A li mura con nonno Accursio

Una foto ti apre una vita, cavalca a ritroso gli anni e ti fa precipitare dentro un quartiere un tempo popolato da persone a te tanto care. È quello che è accaduto ieri sera con la foto di un angolo suggestivo che mi sbuca fuoriuscendo da gli stretti vicoli del quartiere dei Marinai, sopra il porto di Sciacca.

L’attraverso, tutto bagnato dall’altissimo grado di umidità, e incontro due uomini seduti su sedie di plastica, uno a poca distanza dall’altro. Stanno lì, pur in condizioni meteo proibitive da doccia continua. Non accennano a rinunciare allo spettacolo della natura nell’ora dell’addio al sole e col mare di che si tinge di pannosità.

Uno dei due uomini ha una vecchia radiolina tra le mani che gli canta “Questa piccola serenata”.

Ecco il primo commento su Facebook.

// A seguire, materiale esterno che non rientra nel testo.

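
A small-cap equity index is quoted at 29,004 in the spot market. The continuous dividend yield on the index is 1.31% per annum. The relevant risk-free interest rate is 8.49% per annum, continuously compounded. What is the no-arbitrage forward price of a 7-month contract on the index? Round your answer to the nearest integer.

F = S·e^((r − q)T) = 29004 · e^((0.0849 − 0.0131) × 7/12)
= 29004 · e^0.041883 = 29004 × 1.042772
F = 30,245

30,245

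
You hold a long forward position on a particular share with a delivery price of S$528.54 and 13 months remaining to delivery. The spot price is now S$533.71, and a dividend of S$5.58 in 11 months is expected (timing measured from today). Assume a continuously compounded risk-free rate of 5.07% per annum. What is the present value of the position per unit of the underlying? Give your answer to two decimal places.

S$28.09

PV(remaining dividends) I = 5.58·e^(−0.0507·11/12) = 5.3266
Current forward F = (S − I)·e^(rT) = (533.71 − 5.3266)·e^(0.0507·13/12) = 528.3834 × 1.056461 = 558.2165
Value (long) = (F − K)·e^(−rT) = (558.2165 − 528.54) × 0.946556 = 28.0905
Value = S$28.09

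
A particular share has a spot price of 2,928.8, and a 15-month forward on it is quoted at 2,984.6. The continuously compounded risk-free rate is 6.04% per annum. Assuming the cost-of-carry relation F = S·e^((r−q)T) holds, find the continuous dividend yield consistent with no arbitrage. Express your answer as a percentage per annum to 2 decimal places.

From F = S·e^((r−q)T): (r − q) = ln(F/S)/T
ln(2984.6/2928.8) = ln(1.019052) = 0.018873
(r − q) = 0.018873 / (15/12) = 0.015098
q = r − ln(F/S)/T = 0.0604 − 0.015098 = 0.045302
q = 4.53%

4.53%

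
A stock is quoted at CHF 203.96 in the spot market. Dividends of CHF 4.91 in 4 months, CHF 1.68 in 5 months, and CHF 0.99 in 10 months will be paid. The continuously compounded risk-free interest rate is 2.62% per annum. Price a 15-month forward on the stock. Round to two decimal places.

PV(dividends) I = 4.91·e^(−0.0262·4/12) + 1.68·e^(−0.0262·5/12) + 0.99·e^(−0.0262·10/12)
I = 4.8673 + 1.6618 + 0.9686 = 7.4977
F = (S − I)·e^(rT) = (203.96 − 7.4977) · e^(0.0262·15/12)
= 196.4623 · e^0.032750 = 196.4623 × 1.033292 = CHF 203.00

CHF 203.00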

Arriva dall’amico poeta e giornalista Calogero Parlapiano: “Sono molto legato a questo angolo di panorama e di mare. I miei nonni, e non solo loro, lo chiamavano ‘a li mura’. Negli anni ‘50 e ‘60 le mogli erano solite attendere il rientro delle barche su cui lavoravano i loro mariti. Dall’alto riconoscevano le sagome delle barche e sapevano che stavano per rientrare. Nei giorni tempestosi erano lì a sperare che tornassero sani e salvi, e qualcuno purtroppo non tornava. Altri tempi, altri ‘mura’, altre storie. Mio nonno ci tornava spesso e mi ci portava a volte, a ricordare la sua vita da pescatore. Mi mancano molto quei momenti”.

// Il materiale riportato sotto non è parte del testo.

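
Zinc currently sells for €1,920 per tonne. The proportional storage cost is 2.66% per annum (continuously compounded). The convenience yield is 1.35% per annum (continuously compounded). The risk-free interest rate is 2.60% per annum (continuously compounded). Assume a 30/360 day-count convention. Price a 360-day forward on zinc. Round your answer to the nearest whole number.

€1,997 per tonne

Net carry = r + u − y = 0.0260 + 0.0266 − 0.0135 = 0.0391
F = S·e^((r+u−y)T) = 1920 · e^(0.0391 × 360/360) = 1920 · e^0.039100
= 1920 × 1.039874 = €1,997 per tonne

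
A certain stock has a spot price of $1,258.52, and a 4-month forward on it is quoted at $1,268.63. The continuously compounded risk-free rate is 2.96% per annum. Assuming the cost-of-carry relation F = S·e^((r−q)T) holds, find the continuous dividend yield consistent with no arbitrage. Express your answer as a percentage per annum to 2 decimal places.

0.56%

From F = S·e^((r−q)T): (r − q) = ln(F/S)/T
ln(1268.63/1258.52) = ln(1.008033) = 0.008001
(r − q) = 0.008001 / (4/12) = 0.024003
q = r − ln(F/S)/T = 0.0296 − 0.024003 = 0.005597
q = 0.56%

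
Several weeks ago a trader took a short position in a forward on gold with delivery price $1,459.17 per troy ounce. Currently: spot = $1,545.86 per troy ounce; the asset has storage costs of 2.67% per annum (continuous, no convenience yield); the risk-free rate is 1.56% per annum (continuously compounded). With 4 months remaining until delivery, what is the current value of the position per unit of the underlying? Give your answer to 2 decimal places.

-$108.08 per troy ounce

Current fair forward for the remaining 4 months: F = S·e^((r + u)·T), (r + u) = 0.0156 + 0.0267 = 0.0423
F = 1545.86 · e^(0.0423 × 4/12) = 1545.86 × 1.01419987 = 1567.8110
Value of long forward = (F − K)·e^(−rT) = (1567.8110 − 1459.17) · e^(−0.0156·4/12)
= 108.6410 × 0.99481350 = 108.08
Short position value = −(long value) = -$108.08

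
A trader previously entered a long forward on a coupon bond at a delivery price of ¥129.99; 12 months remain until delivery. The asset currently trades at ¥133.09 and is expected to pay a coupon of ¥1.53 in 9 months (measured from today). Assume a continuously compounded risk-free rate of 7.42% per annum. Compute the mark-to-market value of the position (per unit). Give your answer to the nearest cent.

¥10.95

PV(remaining coupons) I = 1.53·e^(−0.0742·9/12) = 1.4472
Current forward F = (S − I)·e^(rT) = (133.09 − 1.4472)·e^(0.0742·12/12) = 131.6428 × 1.077022 = 141.7822
Value (long) = (F − K)·e^(−rT) = (141.7822 − 129.99) × 0.928486 = 10.9489
Value = ¥10.95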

Calogero, con il nonno, il padre e i fratelli

Molto bella, dico a Calogero, questa tua viva testimonianza, con la condivisione di un ricordo intimo, familiare.

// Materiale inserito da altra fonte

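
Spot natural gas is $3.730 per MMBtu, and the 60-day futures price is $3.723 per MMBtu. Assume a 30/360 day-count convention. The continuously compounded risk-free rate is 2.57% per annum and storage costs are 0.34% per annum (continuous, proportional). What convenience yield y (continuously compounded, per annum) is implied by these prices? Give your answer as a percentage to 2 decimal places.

4.04%

F = S·e^((r+u−y)T) ⇒ (r+u−y) = ln(F/S)/T
ln(3.723/3.730) = -0.001878; /T ⇒ -0.011268
y = r + u − ln(F/S)/T = 0.0257 + 0.0034 + 0.011268 = 0.040368
y = 4.04%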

E lui continua a regalarmi ancora un pezzo della sua memoria che riprendo per lasciare traccia: “La za Fanedda, la za Pitrina, la za Pippa, la za Caloggira, la za Maria, tutte realmente esistite, e chissà quante altre ne dimentico. Oggi le loro porte sono tutte chiuse, ma le loro voci ‘a li mura’ riecheggiano ancora forti, accanto a lu scifu di pietra e a lu cannolu d’acqua. A parlare di pesca, dei tempi andati e di pasticciotti. Grazie per questa fotografia che questa sera mi ha riportato, commosso, a quei giorni da bambino con mio nonno Accursio”.

Basta una pietra a riportarti indietro di una vita e a rivivere momenti già vissuti. Calogero mi invia una foto di famiglia in cui descrive il nonno Accursio con queste parole: “Pelle ambrata scavata dal sale e dal mare di Sciacca, e mille storie avventurose da raccontare. Andava fiero del suo nome legato alla fede ancestrale verso la Madonna del Soccorso, di cui per un periodo fu anche portatore”.

Al ricordo di quest’epoca passata, si aggiunge l’amico Antonello Licata, figlio del poeta Vincenzo Licata: “Le donne, grandi osservatrici, guardavano anche le murate delle barche per capire se la pesca era stata buona o povera”.

“È vero ed è chiaro – risponde Calogero Parlapiano – altrimenti la sera non si mangiava, e le famiglie allora erano molto molto numerose”.

“Quella di mio nonno Filippo 13 figli! Viva la Marina di Sciacca” dice Antonello Licata.

Si aggiunge anche il commento di Nico Miraglia, figlio di Accursio: “Nei giorni tempestosi, le mogli erano tutte lì a recitare il Rosario, con una devozione che sapeva di implorazione. Me li ricordo quei momenti, perché io passavo tutti i giorni da lì. Scendevo alla marina da mia madre che lavorava nella nostra industria di pesce salato”.

Spunta infine il ricordo di Agnese Sinagra, assessore al Comune di Sciacca: “La casa di fronte, era di mia zia, amatissima sorella della mia nonna paterna, la za’ Maria: una donna vedova da una vita, con tanti figli e nipoti che ogni giorno la venivano a trovare. Compresa io, con mia nonna Nunzia. Ho passato qui una parte della mia infanzia, a questo muretto, in questo fazzoletto di piazzetta che è la più bella e panoramica di sciacca, non fosse altro per i ricordi. Orde di bimbi, odori, rumori, tavolate serali, chiacchiere e risate, che oggi non ci sono più. E al tramonto, nelle sere di maggio, stormi di rondini che volavano dalla Marina verso gli alberi del centro città. E garrivano velocissime, nere, staccandosi sul rosato del tramonto e sull’azzurro del mare. Non ho mai visto uno spettacolo più bello”.